In December 2013, hundreds of thousands of people were forced to flee their homes as violence spread in the Central African Republic, where militants brutally killed civilians, looted homes and burned villages. To date, more than 792,584 refugees from the Central African Republic still live in Cameroon, Chad, the Democratic Republic of the Congo and the Republic of the Congo.
According to the United Nations, more than half of the population is in need of humanitarian assistance, the number of displaced and refugees is estimated at 1.4 million, and the Republic remains one of the most dangerous countries in terms of life expectancy, maternal mortality and malnutrition, and lack of access to health care..
Years of conflict and instability have devastated government infrastructure and institutions, leaving millions of CAR citizens without access to clean water, health care and food.
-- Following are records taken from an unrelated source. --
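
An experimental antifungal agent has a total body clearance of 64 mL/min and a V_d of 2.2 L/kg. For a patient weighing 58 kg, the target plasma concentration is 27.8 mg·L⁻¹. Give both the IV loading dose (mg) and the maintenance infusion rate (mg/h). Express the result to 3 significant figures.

(a) 3550 mg; (b) 107 mg/h

Vd = 2.2 L/kg × 58 kg = 127.6 L
Loading: fill Vd to C_target → 127.6 L × 27.8 mg/L = 3547 mg
CL = 64 mL/min × 60/1000 = 3.840 L/h
Infusion rate = 3.840 L/h × 27.8 mg/L = 106.8 mg/h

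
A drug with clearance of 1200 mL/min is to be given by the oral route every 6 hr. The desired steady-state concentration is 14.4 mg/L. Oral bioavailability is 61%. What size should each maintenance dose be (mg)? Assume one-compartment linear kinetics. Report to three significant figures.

10200 mg

CL = 1200 mL/min × 60/1000 = 72.00 L/h
D = CL × Css × τ / F = 72.00 × 14.4 × 6 / 0.61 = 10200 mg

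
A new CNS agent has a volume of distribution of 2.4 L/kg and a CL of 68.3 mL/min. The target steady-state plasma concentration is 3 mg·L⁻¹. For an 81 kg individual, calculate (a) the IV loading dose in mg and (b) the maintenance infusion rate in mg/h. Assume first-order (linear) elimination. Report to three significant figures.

Vd = 2.4 L/kg × 81 kg = 194.4 L
LD = Vd · C_target = 194.4 × 3 = 583.2 mg
CL = 68.3 mL/min × 60/1000 = 4.098 L/h
Infusion rate = 4.098 L/h × 3 mg/L = 12.29 mg/h

(a) 583 mg; (b) 12.3 mg/h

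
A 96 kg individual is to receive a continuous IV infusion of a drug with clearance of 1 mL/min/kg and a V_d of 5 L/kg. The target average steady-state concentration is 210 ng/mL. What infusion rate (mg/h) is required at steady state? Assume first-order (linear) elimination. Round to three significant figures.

CL = 1 mL/min/kg × 96 kg = 96.00 mL/min = 96.00 × 60/1000 = 5.760 L/h
C = 210 ng/mL = 0.2100 mg/L
Vd does not affect the maintenance rate; only clearance governs steady-state input.
Rate = CL × Css = 5.760 × 0.21 = 1.210 mg/h

1.21 mg/h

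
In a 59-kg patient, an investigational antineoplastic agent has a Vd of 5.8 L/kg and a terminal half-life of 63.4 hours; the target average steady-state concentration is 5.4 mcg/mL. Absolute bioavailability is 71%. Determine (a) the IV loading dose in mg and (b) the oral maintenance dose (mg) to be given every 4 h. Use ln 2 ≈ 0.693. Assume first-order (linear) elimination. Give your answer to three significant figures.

(a) 1850 mg; (b) 114 mg

Vd = 5.8 L/kg × 59 kg = 342.2 L
LD = Vd × C = 342.2 × 5.4 = 1848 mg
CL = 0.693 × Vd / t½ = 0.693 × 342.2 / 63.4 = 3.740 L/h
D = CL × Css × τ / F = 3.740 × 5.4 × 4 / 0.71 = 113.8 mg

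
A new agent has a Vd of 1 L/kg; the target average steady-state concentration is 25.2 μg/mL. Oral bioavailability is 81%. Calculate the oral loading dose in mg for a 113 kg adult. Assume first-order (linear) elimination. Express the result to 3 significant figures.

Vd = 1 L/kg × 113 kg = 113.0 L
LD = Vd × C / F = 113.0 × 25.20 / 0.81 = 3516 mg

3520 mg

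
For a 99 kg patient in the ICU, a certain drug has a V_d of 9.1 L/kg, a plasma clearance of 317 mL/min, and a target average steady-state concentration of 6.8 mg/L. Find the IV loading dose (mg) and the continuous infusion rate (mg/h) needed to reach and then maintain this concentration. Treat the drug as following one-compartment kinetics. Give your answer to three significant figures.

Vd = 9.1 L/kg × 99 kg = 900.9 L
Loading: fill Vd to C_target → 900.9 L × 6.8 mg/L = 6126 mg
CL = 317 mL/min = 317 × 0.06 = 19.02 L/h
Infusion rate = 19.02 L/h × 6.8 mg/L = 129.3 mg/h

(a) 6130 mg; (b) 129 mg/h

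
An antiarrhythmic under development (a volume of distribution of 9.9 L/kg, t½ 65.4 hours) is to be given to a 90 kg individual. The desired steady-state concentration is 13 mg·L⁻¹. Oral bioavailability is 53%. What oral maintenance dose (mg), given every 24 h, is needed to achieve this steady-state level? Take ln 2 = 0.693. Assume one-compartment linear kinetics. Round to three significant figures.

Vd = 9.9 L/kg × 90 kg = 891.0 L
k = 0.693/65.4 = 0.01060 h⁻¹, so CL = k·Vd = 0.01060 × 891.0 = 9.445 L/h
D = CL × Css × τ / F = 9.445 × 13 × 24 / 0.53 = 5560 mg

5560 mg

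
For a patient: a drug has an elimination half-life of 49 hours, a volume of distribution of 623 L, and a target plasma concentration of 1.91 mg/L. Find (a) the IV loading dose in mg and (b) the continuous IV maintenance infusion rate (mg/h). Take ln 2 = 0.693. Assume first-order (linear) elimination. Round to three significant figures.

(a) 1190 mg; (b) 16.8 mg/h

LD = Vd × C = 623.0 × 1.91 = 1190 mg
CL = 0.693 × Vd / t½ = 0.693 × 623.0 / 49 = 8.811 L/h
Infusion rate = CL × Css = 8.811 × 1.91 = 16.83 mg/h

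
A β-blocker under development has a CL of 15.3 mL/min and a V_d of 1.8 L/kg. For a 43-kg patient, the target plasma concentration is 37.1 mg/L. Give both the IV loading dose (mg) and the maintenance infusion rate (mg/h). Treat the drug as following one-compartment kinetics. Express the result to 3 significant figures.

Total Vd = 1.8 × 43 = 77.40 L
Loading dose = Vd × C = 77.40 × 37.1 = 2872 mg
Convert clearance: 15.3 mL/min × 60 min/h ÷ 1000 mL/L = 0.9180 L/h
Maintenance infusion rate = CL × Css = 0.9180 × 37.1 = 34.06 mg/h

(a) 2870 mg; (b) 34.1 mg/h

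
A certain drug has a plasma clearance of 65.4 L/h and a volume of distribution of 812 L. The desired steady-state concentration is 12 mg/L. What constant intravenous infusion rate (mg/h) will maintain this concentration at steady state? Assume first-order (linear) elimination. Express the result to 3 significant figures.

785 mg/h

Rate = CL × Css = 65.40 × 12 = 784.8 mg/h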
About 3% of the Republic’s population has access to running water, because many water access points, such as wells and pumps, have been destroyed by years of violence – others have been contaminated with dead bodies.
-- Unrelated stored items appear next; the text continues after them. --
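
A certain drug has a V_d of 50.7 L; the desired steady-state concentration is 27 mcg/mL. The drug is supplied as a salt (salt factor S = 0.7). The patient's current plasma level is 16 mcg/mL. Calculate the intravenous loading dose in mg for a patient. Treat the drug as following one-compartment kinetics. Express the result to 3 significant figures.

Concentration deficit ΔC = 27 − 16 = 11.00 mg/L
LD = Vd × ΔC / S = 50.70 × 11.00 / 0.7 = 796.7 mg

797 mg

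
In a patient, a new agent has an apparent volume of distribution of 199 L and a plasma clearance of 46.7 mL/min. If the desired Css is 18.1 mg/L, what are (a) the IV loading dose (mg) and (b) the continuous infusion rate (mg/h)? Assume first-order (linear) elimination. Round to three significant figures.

Loading dose = Vd × C = 199.0 × 18.1 = 3602 mg
CL = 46.7 mL/min × 60/1000 = 2.802 L/h
Infusion rate = 2.802 L/h × 18.1 mg/L = 50.72 mg/h

(a) 3600 mg; (b) 50.7 mg/h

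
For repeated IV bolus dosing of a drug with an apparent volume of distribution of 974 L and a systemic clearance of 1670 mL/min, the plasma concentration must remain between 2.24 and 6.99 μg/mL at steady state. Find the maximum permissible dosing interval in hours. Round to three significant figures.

11.1 h

CL = 1670 mL/min = 1670 × 0.06 = 100.2 L/h
k = CL / Vd = 100.2 / 974.0 = 0.1029 h⁻¹
Between IV bolus doses, concentration decays as C = C₀·e^(−kτ), so C_peak/C_trough = e^(kτ).
τ_max = ln(C_peak/C_trough) / k = ln(6.99/2.24) / 0.1029 = 1.138 / 0.1029 = 11.06 h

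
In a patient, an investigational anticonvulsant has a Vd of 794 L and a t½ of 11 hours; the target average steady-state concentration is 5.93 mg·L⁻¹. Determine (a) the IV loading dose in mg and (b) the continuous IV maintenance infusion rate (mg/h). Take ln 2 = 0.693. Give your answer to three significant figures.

(a) 4710 mg; (b) 297 mg/h

LD = Vd × C = 794.0 × 5.93 = 4708 mg
CL = 0.693 × Vd / t½ = 0.693 × 794.0 / 11 = 50.02 L/h
Infusion rate = CL × Css = 50.02 × 5.93 = 296.6 mg/h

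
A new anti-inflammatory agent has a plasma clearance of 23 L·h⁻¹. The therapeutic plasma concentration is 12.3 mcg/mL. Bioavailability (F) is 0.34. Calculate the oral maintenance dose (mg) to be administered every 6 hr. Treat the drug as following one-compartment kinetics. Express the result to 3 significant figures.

4990 mg

D = CL × Css × τ / F = 23.00 × 12.3 × 6 / 0.34 = 4992 mg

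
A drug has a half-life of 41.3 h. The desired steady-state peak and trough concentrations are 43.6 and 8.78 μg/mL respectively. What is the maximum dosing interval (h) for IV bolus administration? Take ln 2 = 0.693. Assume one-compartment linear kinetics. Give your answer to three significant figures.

k = 0.693 / t½ = 0.693 / 41.3 = 0.01678 h⁻¹
Between IV bolus doses, concentration decays as C = C₀·e^(−kτ), so C_peak/C_trough = e^(kτ).
τ_max = ln(C_peak/C_trough) / k = ln(43.6/8.78) / 0.01678 = 1.603 / 0.01678 = 95.53 h

95.5 h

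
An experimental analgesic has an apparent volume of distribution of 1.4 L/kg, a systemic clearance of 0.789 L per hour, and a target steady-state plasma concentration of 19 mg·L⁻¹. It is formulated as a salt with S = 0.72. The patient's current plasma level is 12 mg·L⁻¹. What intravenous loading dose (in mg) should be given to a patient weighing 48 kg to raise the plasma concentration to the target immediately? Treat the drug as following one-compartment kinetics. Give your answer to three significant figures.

653 mg

Vd = 1.4 L/kg × 48 kg = 67.20 L
Concentration deficit ΔC = 19 − 12 = 7.000 mg/L
LD = Vd × ΔC / S = 67.20 × 7.000 / 0.72 = 653.3 mg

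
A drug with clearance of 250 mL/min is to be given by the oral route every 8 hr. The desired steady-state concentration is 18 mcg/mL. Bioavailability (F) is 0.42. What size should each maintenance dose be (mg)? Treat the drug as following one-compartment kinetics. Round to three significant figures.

Convert clearance: 250 mL/min × 60 min/h ÷ 1000 mL/L = 15.00 L/h
D = CL × Css × τ / F = 15.00 × 18 × 8 / 0.42 = 5143 mg

5140 mg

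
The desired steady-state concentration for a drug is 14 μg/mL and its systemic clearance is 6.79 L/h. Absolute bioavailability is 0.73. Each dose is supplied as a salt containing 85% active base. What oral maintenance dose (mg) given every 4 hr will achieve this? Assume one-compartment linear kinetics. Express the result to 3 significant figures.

613 mg

D = CL × Css × τ / F / S = 6.790 × 14 × 4 / 0.73 / 0.85 = 612.8 mg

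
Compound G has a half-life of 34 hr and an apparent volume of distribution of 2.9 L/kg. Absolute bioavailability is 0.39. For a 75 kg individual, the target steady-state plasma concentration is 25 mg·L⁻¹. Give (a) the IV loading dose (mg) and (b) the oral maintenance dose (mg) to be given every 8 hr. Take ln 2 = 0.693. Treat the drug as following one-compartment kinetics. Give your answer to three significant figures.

(a) 5440 mg; (b) 2270 mg

Vd(total) = 75 kg × 2.9 L/kg = 217.5 L
LD = Vd × C = 217.5 × 25 = 5438 mg
CL = 0.693 × Vd / t½ = 0.693 × 217.5 / 34 = 4.433 L/h
D = CL × Css × τ / F = 4.433 × 25 × 8 / 0.39 = 2273 mg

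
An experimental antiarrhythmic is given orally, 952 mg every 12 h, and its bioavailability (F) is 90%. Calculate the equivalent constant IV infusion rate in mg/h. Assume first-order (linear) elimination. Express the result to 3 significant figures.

71.4 mg/h

Equivalent systemic input: infusion rate = F·D/τ.
Rate = 0.9 × 952 / 12 = 71.40 mg/h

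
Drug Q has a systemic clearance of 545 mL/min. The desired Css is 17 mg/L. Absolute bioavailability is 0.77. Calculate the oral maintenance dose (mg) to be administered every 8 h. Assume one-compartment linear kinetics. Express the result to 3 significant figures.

CL = 545 mL/min × 60/1000 = 32.70 L/h
D = CL × Css × τ / F = 32.70 × 17 × 8 / 0.77 = 5776 mg

5780 mg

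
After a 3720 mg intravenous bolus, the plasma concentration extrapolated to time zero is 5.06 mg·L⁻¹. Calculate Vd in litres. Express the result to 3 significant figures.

735 L

Immediately after an IV bolus, C₀ = Dose / Vd, so Vd = Dose / C₀.
Vd = 3720 / 5.06 = 735.2 L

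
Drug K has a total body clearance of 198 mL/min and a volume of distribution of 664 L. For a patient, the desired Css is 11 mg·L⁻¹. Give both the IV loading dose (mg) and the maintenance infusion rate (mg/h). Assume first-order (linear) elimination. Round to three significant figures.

(a) 7300 mg; (b) 131 mg/h

Loading dose = Vd × C = 664.0 × 11 = 7304 mg
CL = 198 mL/min × 60/1000 = 11.88 L/h
Maintenance: replace elimination → rate = CL × Css = 11.88 × 11 = 130.7 mg/h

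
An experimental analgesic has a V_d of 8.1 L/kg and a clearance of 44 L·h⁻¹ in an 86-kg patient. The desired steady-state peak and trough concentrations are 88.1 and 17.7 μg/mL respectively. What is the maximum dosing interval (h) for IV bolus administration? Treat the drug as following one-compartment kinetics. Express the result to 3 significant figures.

Vd = 8.1 L/kg × 86 kg = 696.6 L
k = CL / Vd = 44.00 / 696.6 = 0.06316 h⁻¹
Between IV bolus doses, concentration decays as C = C₀·e^(−kτ), so C_peak/C_trough = e^(kτ).
τ_max = ln(C_peak/C_trough) / k = ln(88.1/17.7) / 0.06316 = 1.605 / 0.06316 = 25.41 h

25.4 h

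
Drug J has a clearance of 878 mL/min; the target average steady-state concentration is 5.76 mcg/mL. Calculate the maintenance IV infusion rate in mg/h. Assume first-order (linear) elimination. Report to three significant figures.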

The prevalence of cholera and other waterborne diseases increases during the rainy season, which lasts most of the year in the south and is limited to the summer months in the north.
The Central African Republic currently ranks worst according to the Global Hunger Index, with a score of 50.7, the only country classified as extremely worrying.
The report concluded with the following recommendations:
- Urging armed groups to cease all attacks and reprisals against the civilian population, including acts of sexual violence.
- Laying down arms and re-engaging in the peace process as the only viable path to lasting peace and reconciliation in the Central African Republic.
- Adopting practical and effective measures to protect civilians and prevent future human rights violations and abuses in areas affected by violence and armed conflict.
- Subjecting any person who commits acts that undermine the exercise of fundamental rights and freedoms by Central African citizens to international sanctions, including appearing before the International Criminal Court.
- All leaders of armed groups who have been integrated into the State apparatus shall exercise effective human rights due diligence, which obliges them to respect republican laws and deters them from committing any acts contrary to their obligations under the Agreement.
- Urging CAR’s neighbors and international partners to take the initiative as peacemakers to accompany CAR towards transparent elections and refrain from any action or transgression that is likely to undermine the electoral process and plunge the country back into chaos.
- Urging the UN Security Council to take urgent measures and send a strong message to CAR actors that the risks of violence are real.”
- The Special Criminal Court in the Central African Republic should adopt a specific trial strategy, given the wide scope of crimes committed during conflicts and the impossibility of prosecuting all perpetrators.